When these trusts are “self-settled”, meaning the beneficiary of the trust is the same person who funds it, there will be a “pay back” provision in the agreement. This provision will require that if, at the demise of the beneficiary any remaining funds in the beneficiaries trust account go first to: 1. The trust for the benefit of other members or, 2. The state up to the amount paid by the state for benefits with any residual then going to heirs.
The Supplemental Needs Trust can be used by itself or in conjunction with other techniques. Benefits of using the trust include:
- Immediate qualification for benefits. No penalty period will be imposed because of the less than fair market value transaction.
- Total value of the transfer can be used to pay for ancillary goods and services for the benefit of the recipient (see below).
- Funds can be spent on an “as needed” basis rather than received as compulsory income which must be spent in month received (as with other techniques). This can potentially extend funds for ancillary services by years if required.
- If unhappy with a pooled trust funds can be moved to another by simply instructing your trustee to do so.
- No need to set up a separate trust.

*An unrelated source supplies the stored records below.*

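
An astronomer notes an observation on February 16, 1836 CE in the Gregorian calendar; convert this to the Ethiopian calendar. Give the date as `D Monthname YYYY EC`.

Julian Day Number of the source date = 2391691.
Converting JDN 2391691 to the Ethiopian calendar gives 9 Yekatit 1828 EC.

9 Yekatit 1828 EC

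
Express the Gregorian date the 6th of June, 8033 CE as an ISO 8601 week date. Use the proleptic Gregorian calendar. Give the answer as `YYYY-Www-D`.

The weekday is Monday (ISO weekday 1).
That Monday belongs to ISO week 23 of ISO year 8033.

8033-W23-1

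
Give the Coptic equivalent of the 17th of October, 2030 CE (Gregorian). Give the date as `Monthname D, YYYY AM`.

Julian Day Number of the source date = 2462792.
Converting JDN 2462792 to the Coptic calendar gives 7 Paopi 1747 AM.

Paopi 7, 1747 AM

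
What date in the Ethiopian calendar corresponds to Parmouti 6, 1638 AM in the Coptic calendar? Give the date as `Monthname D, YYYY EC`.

Both dates share Julian Day Number 2423159; in the Ethiopian calendar that is 6 Miyazya 1914 EC.

Miyazya 6, 1914 EC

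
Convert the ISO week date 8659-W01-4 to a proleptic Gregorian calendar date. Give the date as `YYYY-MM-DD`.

8659-01-06

ISO week 1 of 8659 is the week containing the first Thursday of 8659.
Week 1, day 4 (Thursday) lands on 8659-01-06.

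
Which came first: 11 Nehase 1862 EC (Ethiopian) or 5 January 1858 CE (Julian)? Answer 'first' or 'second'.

second

First date → JDN 2404291; second date → JDN 2399697.
JDN 2399697 < JDN 2404291, so the second date is earlier.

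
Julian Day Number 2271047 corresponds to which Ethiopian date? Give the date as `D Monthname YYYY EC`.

JDN 2271047 is 25 October 1505 in the proleptic Gregorian calendar.
In the Ethiopian calendar that day is 18 Tikimt 1498 EC.

18 Tikimt 1498 EC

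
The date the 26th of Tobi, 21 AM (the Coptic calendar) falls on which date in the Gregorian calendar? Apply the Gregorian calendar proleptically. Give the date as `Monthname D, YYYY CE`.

Julian Day Number of the source date = 1832480.
Converting JDN 1832480 to the Gregorian calendar gives 22 January 305 CE.

January 22, 305 CE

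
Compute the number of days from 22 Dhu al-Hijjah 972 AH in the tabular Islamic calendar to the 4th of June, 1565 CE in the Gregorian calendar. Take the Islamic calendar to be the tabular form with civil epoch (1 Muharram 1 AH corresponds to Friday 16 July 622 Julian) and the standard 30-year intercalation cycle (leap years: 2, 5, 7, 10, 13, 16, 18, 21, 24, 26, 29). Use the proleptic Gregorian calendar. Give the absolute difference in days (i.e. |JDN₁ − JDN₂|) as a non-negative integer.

JDN of the first date = 2292876.
JDN of the second date = 2292819.
|2292819 − 2292876| = 57.

57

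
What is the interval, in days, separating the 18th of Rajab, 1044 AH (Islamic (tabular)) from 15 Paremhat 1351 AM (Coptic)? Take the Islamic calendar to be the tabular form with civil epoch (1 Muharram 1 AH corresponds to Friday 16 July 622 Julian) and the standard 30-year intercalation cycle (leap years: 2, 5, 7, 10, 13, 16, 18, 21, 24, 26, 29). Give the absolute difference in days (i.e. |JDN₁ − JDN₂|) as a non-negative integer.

73

First date → JDN 2318238; second date → JDN 2318311.
The interval is |2318238 − 2318311| = 73 days.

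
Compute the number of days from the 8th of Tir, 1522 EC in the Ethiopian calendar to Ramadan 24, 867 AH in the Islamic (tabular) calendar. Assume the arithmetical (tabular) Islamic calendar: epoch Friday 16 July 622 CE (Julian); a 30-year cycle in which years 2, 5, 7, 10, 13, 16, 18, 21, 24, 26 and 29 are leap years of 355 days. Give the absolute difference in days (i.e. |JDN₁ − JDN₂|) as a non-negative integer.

24312

First date → JDN 2279893; second date → JDN 2255581.
The interval is |2279893 − 2255581| = 24312 days.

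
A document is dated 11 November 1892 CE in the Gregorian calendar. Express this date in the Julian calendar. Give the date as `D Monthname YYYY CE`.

30 October 1892 CE

The Julian–Gregorian offset here is 12 days (Julian trailing).
11 November 1892 Gregorian − 12 days → 30 October 1892 Julian.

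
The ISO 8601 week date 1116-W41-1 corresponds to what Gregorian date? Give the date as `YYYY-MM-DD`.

1116-10-09

ISO week 1 of 1116 is the week containing the first Thursday of 1116.
Week 41, day 1 (Monday) lands on 1116-10-09.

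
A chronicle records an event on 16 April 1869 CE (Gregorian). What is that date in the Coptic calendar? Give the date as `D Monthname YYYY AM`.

9 Parmouti 1585 AM

Both dates share Julian Day Number 2403804; in the Coptic calendar that is 9 Parmouti 1585 AM.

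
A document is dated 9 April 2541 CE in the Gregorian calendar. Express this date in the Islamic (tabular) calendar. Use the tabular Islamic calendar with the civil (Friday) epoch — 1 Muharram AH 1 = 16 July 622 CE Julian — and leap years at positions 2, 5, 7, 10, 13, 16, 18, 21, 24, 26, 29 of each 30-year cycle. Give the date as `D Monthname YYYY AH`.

Both dates share Julian Day Number 2649240; in the tabular Islamic calendar that is 11 Sha'ban 1978 AH.

11 Sha'ban 1978 AH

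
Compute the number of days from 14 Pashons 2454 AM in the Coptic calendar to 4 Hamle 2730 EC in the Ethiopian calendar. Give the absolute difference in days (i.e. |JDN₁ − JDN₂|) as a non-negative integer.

JDN of the first date = 2721241.
JDN of the second date = 2721291.
|2721291 − 2721241| = 50.

50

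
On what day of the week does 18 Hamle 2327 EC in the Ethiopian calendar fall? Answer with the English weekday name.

In the Gregorian calendar this is 28 July 2335 (JDN 2574109).
Since JDN mod 7 = 6 (0 = Monday), the day is Sunday.

Sunday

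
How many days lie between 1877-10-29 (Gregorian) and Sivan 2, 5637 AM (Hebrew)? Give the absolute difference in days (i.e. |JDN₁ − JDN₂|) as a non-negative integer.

168

JDN of the first date = 2406922.
JDN of the second date = 2406754.
|2406754 − 2406922| = 168.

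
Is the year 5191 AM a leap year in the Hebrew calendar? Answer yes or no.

no

Hebrew year 5191 is year 4 of its 19-year Metonic cycle; leap years are at positions 3, 6, 8, 11, 14, 17, 19, so it is a common year (12 months).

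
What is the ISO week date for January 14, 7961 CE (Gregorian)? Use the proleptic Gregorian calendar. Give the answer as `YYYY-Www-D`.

7961-W02-6

The weekday is Saturday (ISO weekday 6).
That Saturday belongs to ISO week 2 of ISO year 7961.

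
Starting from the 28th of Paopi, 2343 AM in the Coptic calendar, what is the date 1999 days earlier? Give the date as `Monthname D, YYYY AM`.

Pashons 10, 2337 AM

JDN of the 28th of Paopi, 2343 AM = 2680502.
2680502 − 1999 = 2678503.
JDN 2678503 in the Coptic calendar is Pashons 10, 2337 AM.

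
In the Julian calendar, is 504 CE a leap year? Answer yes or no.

yes

504 mod 4 = 0, so it is a leap year in the Julian calendar.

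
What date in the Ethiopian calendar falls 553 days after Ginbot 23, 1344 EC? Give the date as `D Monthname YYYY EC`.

The starting date is JDN 2215014; 2215014 + 553 = 2215567.
JDN 2215567 corresponds to 26 Hidar 1346 EC.

26 Hidar 1346 EC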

Only a joinder agreement is required for new beneficiaries.
In general terms, the following is a non-exhaustive list of items that can be purchased with trust assets:
- Health and dental treatment and equipment for which there are not funds otherwise available
- Rehabilitative expenses and occupational therapy services
- Medical and diagnostic treatment beyond Medicaid benefits, even though not medically necessary or lifesaving
- Medical insurance premiums
- Supplemental nursing care
- Supplemental dietary needs
- Private case management
- Cultural experiences
- Expenses associated with bringing relatives or friends to visit with the beneficiary
- Telephone service and answering machines
- Television and cable equipment and services
- Radios, stereos and musical instruments
- Training and education programs
- Caretaker Expenses
- Recreation, entertainment and travel for the beneficiary and a caretaker
- Purchase of furniture for the beneficiary
- Purchase of an automobile for transportation to medical treatment
- Renovations to a house to adapt to the needs of the beneficiary
- Cost of adapting a car or van to the needs of the beneficiary
- Reading and educational materials
- A burial plot and pre-paid burial expenses
The downside to using a Supplemental Needs Trust may include the irrevocable nature of the agreement, the payback to Medicaid, and the cost of establishing and maintaining the agreement (be sure to shop carefully, joinder costs, administration fees and asset management fees vary widely!).